Como autora, a cineasta é adepta a buscar na própria vida inspirações. As semelhanças entre ela e Laura existem não só na caracterização física, mas nos valores familiares, nas filhas e, possivelmente, no tipo de relação com seu pai. A escolha de Rashida como protagonista também traz coincidências íntimas: ambas as artistas são filhas de magnatas do entretenimento, respectivamente, Quincy Jones e Francis Ford Coppola. Logo, pode-se atribuir decisões bastante pessoais em torno do filme, o que oferece uma luz interessante aos conflitos internos de Laura e como talvez eles estejam relacionados com a própria diretora, assim como foi em “Encontros e Desencontros“.

Falando na produção de 2003, é inevitável tentar buscar suas sombras no projeto mais recente. Para começar, Bill Murray não é propenso a buscar diferentes papéis – ele costuma contornar o mesmo tipo nuclear do canastrão, mulherengo e de humor particularmente voltado para si. Dessa forma, o Felix tem similaridades com o Bob da obra anterior, assim como o Peter Venkman de “Os Caça-Fantasmas” e o Phil de “Feitiço do Tempo“. No entanto, as relações entre o ator e suas companheiras de cena nos filmes de Coppola são paternais, compreensivas, divertidas e, quando o momento permite, íntimas e comoventes. A diferença quanto à participação do comediante nestes dois filmes é que, apesar de rico e interessante, seu personagem mais recente é coadjuvante em relação à jornada de Laura.

Já Laura e Charlotte (de “Encontros e Desencontros“) são indiscutivelmente alter ego de Sofia em fases diferentes de vida. Até o sotaque e o jeito de falar das três são semelhantes. Porém, por maior responsabilidade que tenha, o trabalho da autora é limitado pelo desempenho das atrizes. E é aqui em que seu último trabalho começa a se distanciar da expectativa. Rashida Jones não apresenta a mesma desenvoltura com o texto que Bill Murray, por exemplo. Até a pequena (e irritante) participação de Jenny Slate demonstrou mais consistência na função. Por justiça, a atriz havia acabado de perder a mãe pouco antes do início das gravações e isso pode ter influenciado negativamente na sua performance.

A comédia da trama deveria se apoiar nas reações constrangedoras da personagem principal, principalmente em relação às situações provocadas pelo pai à medida que ele a convence que Dean realmente pode estar vivendo outra vida fora do casamento.
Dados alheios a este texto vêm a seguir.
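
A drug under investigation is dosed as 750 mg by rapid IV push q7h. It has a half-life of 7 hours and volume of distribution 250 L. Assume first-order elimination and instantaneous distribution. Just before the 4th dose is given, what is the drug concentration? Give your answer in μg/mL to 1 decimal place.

2.6 μg/mL

f = (1/2)^(τ/t½) = (1/2)^(7/7) ≈ 0.5000.
C₀ = D/Vd = 750/250 ≈ 3.000 μg/mL.
Before the 4th dose, 3 doses have been given. Superposition: Cmin = C₀·(f + f² + … + f^3).
≈ 3.000 × (0.5000 + 0.2500 + 0.1250) ≈ 3.000 × 0.8750 ≈ 2.625 μg/mL.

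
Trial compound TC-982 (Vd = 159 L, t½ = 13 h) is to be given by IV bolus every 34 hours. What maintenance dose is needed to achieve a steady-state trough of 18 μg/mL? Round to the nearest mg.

14676 mg

τ/t½ = 34/13 ≈ 2.6154, so f = (1/2)^(34/13) ≈ 0.163189.
Cmin,ss = (D/Vd)·f/(1−f), so D = Cmin,ss·Vd·(1−f)/f.
D = 18 × 159 × (1−f)/f ≈ 18 × 159 × 5.12786 ≈ 14675.94 mg.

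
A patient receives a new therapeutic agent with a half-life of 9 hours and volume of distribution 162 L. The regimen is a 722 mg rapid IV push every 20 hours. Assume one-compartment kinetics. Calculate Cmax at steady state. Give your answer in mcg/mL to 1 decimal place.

5.7 mcg/mL

k = ln2/t½ = ln2/9 ≈ 0.077016 h⁻¹; fraction remaining f = e^(−kτ) = e^(−0.077016×20) ≈ 0.2143.
Accumulation ratio R = 1/(1 − f) ≈ 1/0.7857 ≈ 1.2728.
Each bolus raises the concentration by D/Vd = 722/162 ≈ 4.457 mcg/mL.
Steady-state peak Cmax,ss = C₀·R ≈ 4.457 × 1.2728 ≈ 5.673 mcg/mL.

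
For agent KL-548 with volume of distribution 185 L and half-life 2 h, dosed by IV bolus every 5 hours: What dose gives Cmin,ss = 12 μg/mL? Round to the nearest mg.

10338 mg

τ/t½ = 5/2 ≈ 2.5, so f = (1/2)^(5/2) ≈ 0.176777.
Cmin,ss = (D/Vd)·f/(1−f), so D = Cmin,ss·Vd·(1−f)/f.
D = 12 × 185 × (1−f)/f ≈ 12 × 185 × 4.65684 ≈ 10338.18 mg.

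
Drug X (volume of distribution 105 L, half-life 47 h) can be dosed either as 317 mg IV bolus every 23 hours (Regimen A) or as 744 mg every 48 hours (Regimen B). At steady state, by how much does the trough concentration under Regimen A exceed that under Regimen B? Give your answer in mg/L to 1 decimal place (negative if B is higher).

Regimen A: f = (1/2)^(23/47) ≈ 0.7123; Cmin,ss = (317/105)·f/(1−f) ≈ 7.475 mg/L.
Regimen B: f = (1/2)^(48/47) ≈ 0.4927; Cmin,ss = (744/105)·f/(1−f) ≈ 6.882 mg/L.
Difference ≈ 7.475 − 6.882 ≈ 0.593 mg/L.

0.6 mg/L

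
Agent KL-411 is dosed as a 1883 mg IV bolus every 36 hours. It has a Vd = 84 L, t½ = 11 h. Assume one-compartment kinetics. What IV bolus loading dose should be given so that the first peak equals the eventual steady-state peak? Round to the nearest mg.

2100 mg

f = (1/2)^(36/11) ≈ 0.103469; accumulation ratio R = 1/(1−f) ≈ 1.11541.
Loading dose to hit Cmax,ss on first dose: D_load = D_maint·R ≈ 1883 × 1.11541 ≈ 2100.32 mg.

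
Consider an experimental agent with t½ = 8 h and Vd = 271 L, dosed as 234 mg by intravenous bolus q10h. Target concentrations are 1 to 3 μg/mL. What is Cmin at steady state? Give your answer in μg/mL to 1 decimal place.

τ/t½ = 10/8 ≈ 1.25, so fraction remaining f = (1/2)^(10/8) ≈ 0.4204.
Single-dose peak C₀ = D/Vd = 234/271 ≈ 0.863 μg/mL.
Steady-state trough Cmin,ss = C₀·f/(1−f) ≈ 0.863 × 0.4204/0.5796 ≈ 0.626 μg/mL.
Trough 0.6 μg/mL vs MEC 1 μg/mL: subtherapeutic.

0.6 μg/mL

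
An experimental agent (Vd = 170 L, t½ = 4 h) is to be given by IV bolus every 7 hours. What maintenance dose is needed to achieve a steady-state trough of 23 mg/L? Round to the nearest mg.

9242 mg

τ/t½ = 7/4 ≈ 1.75, so f = (1/2)^(7/4) ≈ 0.297302.
Cmin,ss = (D/Vd)·f/(1−f), so D = Cmin,ss·Vd·(1−f)/f.
D = 23 × 170 × (1−f)/f ≈ 23 × 170 × 2.36358 ≈ 9241.60 mg.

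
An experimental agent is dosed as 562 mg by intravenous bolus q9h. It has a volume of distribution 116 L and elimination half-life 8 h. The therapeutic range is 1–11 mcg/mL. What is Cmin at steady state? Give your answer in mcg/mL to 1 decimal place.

k = ln2/t½ = ln2/8 ≈ 0.086643 h⁻¹; fraction remaining f = e^(−kτ) = e^(−0.086643×9) ≈ 0.4585.
At steady state, accumulation factor R = 1/(1 − e^(−kτ)) ≈ 1.8467.
Each bolus raises the concentration by D/Vd = 562/116 ≈ 4.845 mcg/mL.
Cmax,ss = C₀/(1 − f) ≈ 4.845/0.5415 ≈ 8.947 mcg/mL.
One interval later, Cmin,ss = Cmax,ss·e^(−kτ) ≈ 8.947 × 0.4585 ≈ 4.102 mcg/mL.
Trough 4.1 mcg/mL vs MEC 1 mcg/mL: adequate.

4.1 mcg/mL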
No entanto, Bill Murray não só rouba as cenas e entrega uma figura multifacetada e mais interessante, como aproveita para mostrar seus dotes de cantor sempre que tem oportunidade.

Também é através dos diálogos com Felix que o espectador, tomando a mesma posição reflexiva de Laura, recebe as ideias de Coppola nas entrelinhas. A partir da obsessão do velho playboy sobre como homens e mulheres se relacionam ao longo da história humana, a cineasta argumenta sobre como uma mulher deveria se posicionar perante um relacionamento saudável. Nuances ao lado, é claro que a moral leva à transformação da protagonista. Porém, os detalhes do passado e das personalidades de Laura e Felix, que pautam seu relacionamento e explicam porque eles são como são, estão no texto do filme de maneira elegante e envolvente.
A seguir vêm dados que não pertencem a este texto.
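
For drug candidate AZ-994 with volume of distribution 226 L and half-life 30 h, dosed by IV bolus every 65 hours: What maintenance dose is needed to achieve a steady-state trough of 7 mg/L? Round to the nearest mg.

τ/t½ = 65/30 ≈ 2.1667, so f = (1/2)^(65/30) ≈ 0.222725.
Cmin,ss = (D/Vd)·f/(1−f), so D = Cmin,ss·Vd·(1−f)/f.
D = 7 × 226 × (1−f)/f ≈ 7 × 226 × 3.48984 ≈ 5520.93 mg.

5521 mg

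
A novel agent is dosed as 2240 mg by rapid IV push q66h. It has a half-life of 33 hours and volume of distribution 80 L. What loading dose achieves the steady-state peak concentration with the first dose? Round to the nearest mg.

2987 mg

f = (1/2)^(66/33) ≈ 0.250000; accumulation ratio R = 1/(1−f) ≈ 1.33333.
Loading dose to hit Cmax,ss on first dose: D_load = D_maint·R ≈ 2240 × 1.33333 ≈ 2986.66 mg.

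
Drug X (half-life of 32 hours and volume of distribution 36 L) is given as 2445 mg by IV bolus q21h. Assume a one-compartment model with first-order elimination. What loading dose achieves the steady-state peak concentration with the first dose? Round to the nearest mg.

f = (1/2)^(21/32) ≈ 0.634525; accumulation ratio R = 1/(1−f) ≈ 2.73617.
Loading dose to hit Cmax,ss on first dose: D_load = D_maint·R ≈ 2445 × 2.73617 ≈ 6689.94 mg.

6690 mg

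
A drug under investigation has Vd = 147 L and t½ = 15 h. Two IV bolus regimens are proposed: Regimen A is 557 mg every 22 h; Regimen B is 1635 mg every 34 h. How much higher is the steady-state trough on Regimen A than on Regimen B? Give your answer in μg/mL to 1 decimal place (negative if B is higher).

Regimen A: f = (1/2)^(22/15) ≈ 0.3618; Cmin,ss = (557/147)·f/(1−f) ≈ 2.148 μg/mL.
Regimen B: f = (1/2)^(34/15) ≈ 0.2078; Cmin,ss = (1635/147)·f/(1−f) ≈ 2.918 μg/mL.
Difference ≈ 2.148 − 2.918 ≈ -0.770 μg/mL.

-0.8 μg/mL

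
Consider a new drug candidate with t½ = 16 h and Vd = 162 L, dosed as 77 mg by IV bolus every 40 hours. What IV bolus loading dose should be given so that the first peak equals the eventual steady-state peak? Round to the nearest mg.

94 mg

f = (1/2)^(40/16) ≈ 0.176777; accumulation ratio R = 1/(1−f) ≈ 1.21474.
Loading dose to hit Cmax,ss on first dose: D_load = D_maint·R ≈ 77 × 1.21474 ≈ 93.53 mg.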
De certa forma, enquanto pai e filha tentam investigar a vida oculta de Dean, o público pode se interessar muito mais pela história da dupla e como um homem atencioso e galanteador como Felix influenciou a introspectiva e hesitante Laura. É a riqueza que está no roteiro, mas não tanto na direção de Coppola. Talvez sua protagonista em “On The Rocks” seja uma versão mais velha de Charlotte de “Encontros e Desencontros“, que por sua vez pode ter visto em Bob a mesma vibração do insuperável Felix. Se um longa é realmente sequência espiritual do outro, não importa. Ambos possuem atmosfera e tonalidades distintas. A única certeza é que poucos artistas oferecem uma janela tão próxima para sua psique como Sofia Coppola.